The Pacers have reached agreement with Rick Carlisle to be the team’s next head coach, league sources confirmed to Fieldhouse Files.
Owner Herb Simon made a significant investment, giving Carlisle a four-year deal worth $29 million plus incentives, according to a league source.
That’s more than $7 million per year, on par with what he made in Dallas and twice what former Pacers head coaches Frank Vogel and Nate McMillan made each year. The deal was negotiated directly by president of basketball operations Kevin Pritchard.
Tim MacMahon of ESPN first reported the hiring.
Carlisle is regarded as one of the best coaches in the NBA. He brings a wealth of experience, first as an NBA player from 1984-89, then as an assistant 1989-2000 before becoming a head coach (2001-present).
The Pacers are hoping that the third time is the charm with Carlisle. He first arrived to Indianapolis in 1997, joining Larry Bird’s staff and serving as the offensive coordinator. After Bird moved on after three seasons, Isiah Thomas was hired as head coach and Carlisle got his first head-coaching opportunity with the Detroit Pistons.

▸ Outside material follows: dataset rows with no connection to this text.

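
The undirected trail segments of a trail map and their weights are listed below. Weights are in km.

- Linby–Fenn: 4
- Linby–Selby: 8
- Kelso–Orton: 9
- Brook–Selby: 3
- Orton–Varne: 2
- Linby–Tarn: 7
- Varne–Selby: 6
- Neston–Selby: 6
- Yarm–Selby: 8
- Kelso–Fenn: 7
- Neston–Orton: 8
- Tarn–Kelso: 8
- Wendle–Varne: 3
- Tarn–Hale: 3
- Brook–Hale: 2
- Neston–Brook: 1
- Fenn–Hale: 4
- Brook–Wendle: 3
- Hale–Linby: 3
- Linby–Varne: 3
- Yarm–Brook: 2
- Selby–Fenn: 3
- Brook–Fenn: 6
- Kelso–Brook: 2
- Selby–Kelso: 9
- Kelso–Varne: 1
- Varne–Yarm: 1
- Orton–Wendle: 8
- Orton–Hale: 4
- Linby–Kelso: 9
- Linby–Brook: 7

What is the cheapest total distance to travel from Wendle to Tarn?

Candidate routes:
Wendle–Brook–Hale–Tarn: 3+2+3 = 8
Wendle–Varne–Yarm–Brook–Hale–Tarn: 3+1+2+2+3 = 11
Wendle–Varne–Kelso–Tarn: 3+1+8 = 12
Wendle–Varne–Kelso–Brook–Hale–Tarn: 3+1+2+2+3 = 11
The minimum is 8 km via Wendle–Brook–Hale–Tarn.

8 km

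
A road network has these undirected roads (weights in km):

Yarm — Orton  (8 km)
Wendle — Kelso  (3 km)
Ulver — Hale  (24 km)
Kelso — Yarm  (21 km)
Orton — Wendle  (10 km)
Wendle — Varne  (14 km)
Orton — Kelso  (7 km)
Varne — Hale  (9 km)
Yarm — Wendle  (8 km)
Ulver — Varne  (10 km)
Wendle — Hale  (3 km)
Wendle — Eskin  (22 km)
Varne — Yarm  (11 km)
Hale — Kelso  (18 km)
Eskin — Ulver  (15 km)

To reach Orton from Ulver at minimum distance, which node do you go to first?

Enumerating some paths:
Ulver → Varne → Yarm → Orton: 10+11+8 = 29
Ulver → Varne → Hale → Wendle → Kelso → Orton: 10+9+3+3+7 = 32
Cheapest is Ulver → Varne → Yarm → Orton at 29 km.
So from Ulver the first move is to Varne.

Varne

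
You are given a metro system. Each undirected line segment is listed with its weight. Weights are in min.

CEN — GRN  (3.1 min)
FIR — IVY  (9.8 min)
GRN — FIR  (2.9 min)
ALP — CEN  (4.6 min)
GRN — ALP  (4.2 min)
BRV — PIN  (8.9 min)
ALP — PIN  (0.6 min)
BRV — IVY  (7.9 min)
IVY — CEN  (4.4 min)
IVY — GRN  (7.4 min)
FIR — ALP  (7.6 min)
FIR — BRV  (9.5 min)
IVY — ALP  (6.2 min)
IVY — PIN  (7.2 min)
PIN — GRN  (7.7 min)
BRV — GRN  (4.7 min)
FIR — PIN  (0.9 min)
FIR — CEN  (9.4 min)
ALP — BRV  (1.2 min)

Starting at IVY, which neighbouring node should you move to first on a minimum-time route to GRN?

Candidate routes:
IVY → GRN: 7.4 = 7.4
IVY → CEN → GRN: 4.4+3.1 = 7.5
The minimum is 7.4 min via IVY → GRN.
So from IVY the first move is to GRN.

GRN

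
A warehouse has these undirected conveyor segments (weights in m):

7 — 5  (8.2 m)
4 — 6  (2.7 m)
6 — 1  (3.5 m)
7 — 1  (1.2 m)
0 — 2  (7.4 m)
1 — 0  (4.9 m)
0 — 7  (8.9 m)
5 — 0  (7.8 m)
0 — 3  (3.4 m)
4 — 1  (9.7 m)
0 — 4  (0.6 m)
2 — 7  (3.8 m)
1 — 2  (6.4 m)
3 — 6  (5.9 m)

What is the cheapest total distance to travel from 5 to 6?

11.1 m

Running Dijkstra from 5:
5: 0
0: 7.8  (via 5)
7: 8.2  (via 5)
4: 8.4  (via 0)
1: 9.4  (via 7)
6: 11.1  (via 4)
Shortest route: 5–0–4–6 = 11.1 m.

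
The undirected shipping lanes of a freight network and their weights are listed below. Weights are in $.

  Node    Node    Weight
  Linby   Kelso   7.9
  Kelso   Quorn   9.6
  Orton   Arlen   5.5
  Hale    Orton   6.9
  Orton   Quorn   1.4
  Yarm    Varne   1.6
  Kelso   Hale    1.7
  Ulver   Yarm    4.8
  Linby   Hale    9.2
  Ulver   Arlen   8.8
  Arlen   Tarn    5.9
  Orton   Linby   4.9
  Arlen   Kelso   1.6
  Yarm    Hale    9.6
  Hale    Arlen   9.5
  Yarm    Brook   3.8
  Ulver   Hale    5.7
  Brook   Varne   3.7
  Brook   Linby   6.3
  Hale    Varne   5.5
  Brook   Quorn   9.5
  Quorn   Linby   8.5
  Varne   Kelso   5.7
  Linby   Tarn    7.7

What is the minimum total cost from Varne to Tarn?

$13.2

Shortest distances from Varne:
Varne: 0
Yarm: 1.6  (via Varne)
Brook: 3.7  (via Varne)
Hale: 5.5  (via Varne)
Kelso: 5.7  (via Varne)
Ulver: 6.4  (via Yarm)
Arlen: 7.3  (via Kelso)
Linby: 10  (via Brook)
Orton: 12.4  (via Hale)
Tarn: 13.2  (via Arlen)
Shortest route: Varne–Kelso–Arlen–Tarn = $13.2.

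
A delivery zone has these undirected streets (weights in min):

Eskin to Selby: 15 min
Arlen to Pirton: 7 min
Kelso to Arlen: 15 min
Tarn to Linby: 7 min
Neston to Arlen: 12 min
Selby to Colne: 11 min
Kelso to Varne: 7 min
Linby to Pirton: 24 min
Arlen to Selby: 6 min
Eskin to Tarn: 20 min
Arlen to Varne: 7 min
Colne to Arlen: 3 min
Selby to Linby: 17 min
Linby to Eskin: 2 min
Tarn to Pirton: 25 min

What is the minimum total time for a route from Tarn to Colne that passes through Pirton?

Best Tarn to Pirton: Tarn–Pirton costing 25
Shortest Pirton→Colne: Pirton–Arlen–Colne = 10
Total via Pirton: 25 + 10 = 35 min.

35 min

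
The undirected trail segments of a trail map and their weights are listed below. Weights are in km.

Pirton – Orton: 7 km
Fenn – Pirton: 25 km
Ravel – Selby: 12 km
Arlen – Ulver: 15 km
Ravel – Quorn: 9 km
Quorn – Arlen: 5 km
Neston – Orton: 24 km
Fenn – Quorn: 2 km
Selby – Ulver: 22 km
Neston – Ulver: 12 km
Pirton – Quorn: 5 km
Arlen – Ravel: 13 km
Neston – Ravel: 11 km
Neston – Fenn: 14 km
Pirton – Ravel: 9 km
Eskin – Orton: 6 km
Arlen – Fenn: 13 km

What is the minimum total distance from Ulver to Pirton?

Shortest distances from Ulver:
Ulver: 0
Neston: 12  (via Ulver)
Arlen: 15  (via Ulver)
Quorn: 20  (via Arlen)
Fenn: 22  (via Quorn)
Selby: 22  (via Ulver)
Ravel: 23  (via Neston)
Pirton: 25  (via Quorn)
Shortest route: Ulver → Arlen → Quorn → Pirton = 25 km.

25 km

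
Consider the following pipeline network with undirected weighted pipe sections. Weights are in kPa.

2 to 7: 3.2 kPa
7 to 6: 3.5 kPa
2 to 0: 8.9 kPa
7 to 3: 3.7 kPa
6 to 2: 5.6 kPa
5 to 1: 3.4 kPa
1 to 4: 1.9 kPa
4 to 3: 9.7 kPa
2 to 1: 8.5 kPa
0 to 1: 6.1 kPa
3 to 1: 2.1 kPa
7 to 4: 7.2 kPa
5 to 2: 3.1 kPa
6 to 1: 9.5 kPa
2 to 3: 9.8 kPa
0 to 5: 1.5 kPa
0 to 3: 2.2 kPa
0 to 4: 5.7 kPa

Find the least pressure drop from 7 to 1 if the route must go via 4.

9.1 kPa

Shortest 7→4: 7–4 = 7.2
Best 4 to 1: 4–1 costing 1.9
Total via 4: 7.2 + 1.9 = 9.1 kPa.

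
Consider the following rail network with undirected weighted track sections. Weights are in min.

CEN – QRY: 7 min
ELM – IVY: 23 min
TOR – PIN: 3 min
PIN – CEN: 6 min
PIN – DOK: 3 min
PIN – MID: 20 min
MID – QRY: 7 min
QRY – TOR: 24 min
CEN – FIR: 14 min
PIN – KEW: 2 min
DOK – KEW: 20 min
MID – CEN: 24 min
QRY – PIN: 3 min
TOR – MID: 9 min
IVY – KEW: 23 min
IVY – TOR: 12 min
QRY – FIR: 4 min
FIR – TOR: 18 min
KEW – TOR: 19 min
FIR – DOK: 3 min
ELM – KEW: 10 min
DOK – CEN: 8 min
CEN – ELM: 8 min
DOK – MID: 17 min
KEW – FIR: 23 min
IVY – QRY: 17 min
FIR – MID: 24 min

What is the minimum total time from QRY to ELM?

Candidate routes:
QRY–PIN–KEW–ELM: 3+2+10 = 15
QRY–PIN–CEN–ELM: 3+6+8 = 17
Cheapest is QRY–PIN–KEW–ELM at 15 min.

15 min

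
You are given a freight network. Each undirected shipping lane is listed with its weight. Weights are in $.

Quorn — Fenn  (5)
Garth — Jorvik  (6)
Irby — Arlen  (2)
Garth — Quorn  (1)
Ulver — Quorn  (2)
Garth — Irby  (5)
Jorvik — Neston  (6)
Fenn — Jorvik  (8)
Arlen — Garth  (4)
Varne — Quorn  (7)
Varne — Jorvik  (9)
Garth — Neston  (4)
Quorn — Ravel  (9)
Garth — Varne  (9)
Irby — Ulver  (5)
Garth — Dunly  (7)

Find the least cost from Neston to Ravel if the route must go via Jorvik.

$22

Best Neston to Jorvik: Neston → Jorvik costing 6
Shortest Jorvik→Ravel: Jorvik → Garth → Quorn → Ravel = 16
Total via Jorvik: 6 + 16 = $22.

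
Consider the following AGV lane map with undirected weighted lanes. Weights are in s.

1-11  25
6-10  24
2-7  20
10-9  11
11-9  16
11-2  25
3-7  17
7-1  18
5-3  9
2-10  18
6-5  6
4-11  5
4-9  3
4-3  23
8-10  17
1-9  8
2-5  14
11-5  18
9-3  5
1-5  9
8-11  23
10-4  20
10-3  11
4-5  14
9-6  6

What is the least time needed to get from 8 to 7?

Running Dijkstra from 8:
8: 0
10: 17  (via 8)
11: 23  (via 8)
3: 28  (via 10)
4: 28  (via 11)
9: 28  (via 10)
6: 34  (via 9)
2: 35  (via 10)
1: 36  (via 9)
5: 37  (via 3)
7: 45  (via 3)
Shortest route: 8–10–3–7 = 45 s.

45 s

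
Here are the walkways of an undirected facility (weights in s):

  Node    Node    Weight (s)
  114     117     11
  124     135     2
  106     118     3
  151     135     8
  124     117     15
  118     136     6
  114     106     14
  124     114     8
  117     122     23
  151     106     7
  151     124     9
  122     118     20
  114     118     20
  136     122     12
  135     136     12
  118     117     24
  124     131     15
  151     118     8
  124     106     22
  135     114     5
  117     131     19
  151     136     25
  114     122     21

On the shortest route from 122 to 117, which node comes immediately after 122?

117

Enumerating some paths:
122 → 117: 23 = 23
122 → 136 → 135 → 114 → 117: 12+12+5+11 = 40
122 → 114 → 117: 21+11 = 32
Cheapest is 122 → 117 at 23 s.
So from 122 the first move is to 117.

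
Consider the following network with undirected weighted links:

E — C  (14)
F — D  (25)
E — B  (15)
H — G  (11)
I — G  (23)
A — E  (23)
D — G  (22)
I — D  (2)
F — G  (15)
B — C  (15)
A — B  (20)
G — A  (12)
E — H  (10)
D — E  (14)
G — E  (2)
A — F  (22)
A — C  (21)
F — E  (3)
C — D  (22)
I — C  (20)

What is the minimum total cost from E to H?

10

Candidate routes:
E → G → H: 2+11 = 13
E → H: 10 = 10
Cheapest is E → H at 10.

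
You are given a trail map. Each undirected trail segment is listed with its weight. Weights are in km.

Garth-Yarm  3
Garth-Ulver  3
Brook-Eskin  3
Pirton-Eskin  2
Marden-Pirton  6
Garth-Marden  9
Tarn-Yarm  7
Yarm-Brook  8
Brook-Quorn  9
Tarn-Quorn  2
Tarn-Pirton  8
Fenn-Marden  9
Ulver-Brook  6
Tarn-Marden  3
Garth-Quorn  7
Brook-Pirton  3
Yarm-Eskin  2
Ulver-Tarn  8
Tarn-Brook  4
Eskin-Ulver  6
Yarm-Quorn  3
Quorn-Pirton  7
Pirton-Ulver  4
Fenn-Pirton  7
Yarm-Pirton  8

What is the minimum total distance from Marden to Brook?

Compare a few routes:
Marden - Pirton - Eskin - Brook: 6+2+3 = 11
Marden - Pirton - Brook: 6+3 = 9
Marden - Tarn - Brook: 3+4 = 7
The minimum is 7 km via Marden - Tarn - Brook.

7 km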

Then in 2003, he returned to Indy and had one of the best teams in franchise history (2004-05), but it was spoiled by The Brawl.
The team’s image needed to be repaired, players were dealt and the roster was retooled. After the 2006-07 season, the Pacers and Carlisle went in different direction, and the team missed the playoffs four straight years (2007-2010).
Carlisle, 61, was hired by Mark Cuban to coach the Mavericks in 2008 and he had been there ever since, winning a championship in 2011. He’s also the president of the National Basketball Coaches Association.
The Pacers have 12 players under contract for next season, including all five starters. Injuries sidetracked everything this past season and a rebuild is not in the cards.
Carlisle to Fieldhouse Files: “Situation with upside. Like the roster and skillset of team.”
He becomes the 16th coach in franchise history — taking over for Nate Bjorkgren, who was Pacers head coach for just eight months. (The Pacers are on the hook to pay Bjorkgren next season as well.)
“We've got guys on our team that have earned the right to have a voice (on the next coach),” Pritchard said earlier this month, “but I do believe there's a point where someone has to make a decision that pushes those players to push the envelope so they become the best and they don't fall into 'I'm just going to play into what I do best.' You got to push players. This is human management. What you got to do is you got to get them to be their best — and that's what great coaches do.”
The team is coming off a 34-38 season, including 13-23 at home, and missed out on the playoffs for the first time in six seasons. They were challenged by lack of time together, injuries, awful defense and Bjorkgren’s poor interpersonal skills.
“I wanted to take a chance and have something that maybe had a lower floor but a higher ceiling,” Pritchard said of his change in mentality. “And this year, maybe it's skewed down a little bit and maybe (we’ll) look at something a little bit different.”
So this time, the front office valued experience and previous success — and benefited from Carlisle suddenly becoming available. He resigned as Mavs coach on June 17 with two years left under contract.
Hiring Carlisle is a huge offseason victory for the Pacers and should help re-energize the fan base.